*********
Gutenberg
*********


Overview
========

This package contains a variety of scripts to make working with the `Project
Gutenberg <http://www.gutenberg.org>`_ body of public domain texts easier.

The functionality provided by this package includes:

* Downloading texts using the Project Gutenberg API.
* Cleaning up the texts: removing headers and footers.
* Making meta-data about the texts easily accessible through a database.


Installation
============

First of all, you should probably install the dependencies for the package and
verify your install.

* The recommended way of doing this is using the project's makefile. The
  command ``make virtualenv`` will install all the required dependencies for
  the package in a local directory called ``virtualenv``.
* You might want to run the tests to see if everything installed correctly:
  ``make test``.
* Now run ``source virtualenv/bin/activate`` and you're good to go.

Another setup task you might want to run is ``make docs`` to automatically
generate some API documentation for the project. After running the command, you
can enjoy your documentation by pointing your browser at
``docs/_build/html/index.html``.


Usage
=====

Now that you're all set-up, let's get started. There are two ways to use this
project: from the command line and as a Python module.


From the command line
---------------------

The following functionality is available via the command line:

* Download some texts: ``python -m gutenberg.download``.
* Clean up a downloaded text: ``python -m gutenberg.beautify``.
* Grab some meta-data for the texts: ``python -m gutenberg.metainfo``.

For example, to download 10MB of texts to the directory `corpus`, you could run
the following::

    python -m gutenberg.download ./corpus --limit=10MB

You can find out more about how to run the scripts by appending ``--help`` to
the commands listed above.


As a module
-----------

You can also use the project as a Python package. The following snippet
demonstrates how you'd download some texts from Project Gutenberg and then
iterate over your freshly built corpus::

    from gutenberg import GutenbergCorpus

    # this will setup the corpus and download 10MB worth of text to ./corpus
    corpus = GutenbergCorpus()
    corpus.download(limit=10 * 10**6)

    # iterate over the corpus
    preview_chars = 25
    for author in corpus.authors():
        for work in author.works():
            text = work.fulltext
            print(u'The first {preview_chars} characters of '
                   '"{title}" by "{author}" are:\n\t"{preview}"\n'
                   .format(preview_chars=preview_chars,
                           title=work.title,
                           author=author.name,
                           preview=text.replace('\n', ' ')[:preview_chars]))

You can also easily drill down on specific texts and authors::

    shakespeare = corpus[u'Shakespeare, William']
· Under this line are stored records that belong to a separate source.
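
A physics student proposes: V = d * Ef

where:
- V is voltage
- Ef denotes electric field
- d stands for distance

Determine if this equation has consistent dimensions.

Yes

V (voltage) has dimensions [I^-1 L^2 M T^-3].
Ef (electric field) has dimensions [I^-1 L M T^-3].
d (distance) has dimensions [L].

Left side: [I^-1 L^2 M T^-3]
Right side: [I^-1 L^2 M T^-3]

Both sides have the same dimensions, so the equation is dimensionally consistent.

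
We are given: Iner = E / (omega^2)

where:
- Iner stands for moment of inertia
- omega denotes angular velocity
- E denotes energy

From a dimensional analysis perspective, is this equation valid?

Yes

Iner (moment of inertia) has dimensions [L^2 M].
omega (angular velocity) has dimensions [T^-1].
E (energy) has dimensions [L^2 M T^-2].

Left side: [L^2 M]
Right side: [L^2 M]

Both sides have the same dimensions, so the equation is dimensionally consistent.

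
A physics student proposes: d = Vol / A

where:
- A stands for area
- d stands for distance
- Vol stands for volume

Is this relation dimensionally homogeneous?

Yes

A (area) has dimensions [L^2].
d (distance) has dimensions [L].
Vol (volume) has dimensions [L^3].

Left side: [L]
Right side: [L]

Both sides have the same dimensions, so the equation is dimensionally consistent.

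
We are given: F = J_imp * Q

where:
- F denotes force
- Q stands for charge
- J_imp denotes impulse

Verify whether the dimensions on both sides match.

No

F (force) has dimensions [L M T^-2].
Q (charge) has dimensions [I T].
J_imp (impulse) has dimensions [L M T^-1].

Left side: [L M T^-2]
Right side: [I L M]

The two sides have different dimensions, so the equation is NOT dimensionally consistent.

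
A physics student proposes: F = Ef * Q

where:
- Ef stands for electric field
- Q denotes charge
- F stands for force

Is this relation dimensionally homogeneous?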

    # list all the works for the author that we have currently available
    work_names = shakespeare.work_names()
    for work_num, title in enumerate(shakespeare.work_names(), start=1):
        print(u'Work {work_num} in the Shakespeare corpus: "{title}"'
              .format(work_num=work_num,
                      title=title))

    # inspect a particular text
    hamlet = shakespeare[u'Hamlet'].fulltext
    to_be_or_not_to_be = u'To be, or not to be, that is the Question'
    print(u'The famous quote "{quote}" is in Hamlet at position {position}.'
            .format(quote=to_be_or_not_to_be,
                    position=hamlet.find(to_be_or_not_to_be)))
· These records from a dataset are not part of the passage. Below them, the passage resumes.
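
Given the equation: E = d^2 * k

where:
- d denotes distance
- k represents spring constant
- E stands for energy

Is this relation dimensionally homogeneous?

Yes

d (distance) has dimensions [L].
k (spring constant) has dimensions [M T^-2].
E (energy) has dimensions [L^2 M T^-2].

Left side: [L^2 M T^-2]
Right side: [L^2 M T^-2]

Both sides have the same dimensions, so the equation is dimensionally consistent.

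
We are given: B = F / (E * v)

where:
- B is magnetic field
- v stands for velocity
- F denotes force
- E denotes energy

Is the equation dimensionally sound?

No

B (magnetic field) has dimensions [I^-1 M T^-2].
v (velocity) has dimensions [L T^-1].
F (force) has dimensions [L M T^-2].
E (energy) has dimensions [L^2 M T^-2].

Left side: [I^-1 M T^-2]
Right side: [L^-2 T]

The two sides have different dimensions, so the equation is NOT dimensionally consistent.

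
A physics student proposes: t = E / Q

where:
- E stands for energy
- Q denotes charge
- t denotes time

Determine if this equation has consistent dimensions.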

All the loading of the heavy stuff is done lazily so you can just iterate over
authors and works at your heart's content without worrying about running out of
memory.


Advanced usage
==============

You can influence how the corpus object behaves via specifying a configuration
file when constructing the object: ``corpus =
GutenbergCorpus.using_config('my-corpus.cfg')``. A configuration file can be
generated from a corpus object by using
``corpus.write_config('path-to-config.cfg')``.

The default configuration looks like this::

    [download]
    data_path = corpus/rawdata  # storage location of the raw Gutenberg texts
    offset = 0  # start downloading from this result page

    [database]
    database = corpus/gutenberg.db3  # storage location of the corpus DB
    drivername = sqlite  # the type of database to use for the corpus DB

    [metadata]
    metadata = corpus/metadata.json.gz  # storage location of the metadata DB

More information on the different configuration options can be found in the API
documentation of the ``gutenberg.gutenberg`` package.

The corpus database stores information about the downloaded texts. The database
has a single table, ``etexts``, with four columns: ``etextno``, ``title``,
``author`` and ``path``. The first column is the primary key of the table and
represents the unique identifier of the work in the Project Gutenberg corpus.
The remaining columns record meta-data about the work (in unicode) and a
relative path to the raw text on disk.


Limitations
===========

This project *deliberately* does not include any natural language processing
functionality. Consuming and processing the text is the responsibility of the
client; this library merely focuses on offering a simple and easy to use
interface to the works in the Project Gutenberg corpus.  Any linguistic
processing can easily be done client-side e.g. using the `TextBlob
<http://textblob.readthedocs.org>`_ library.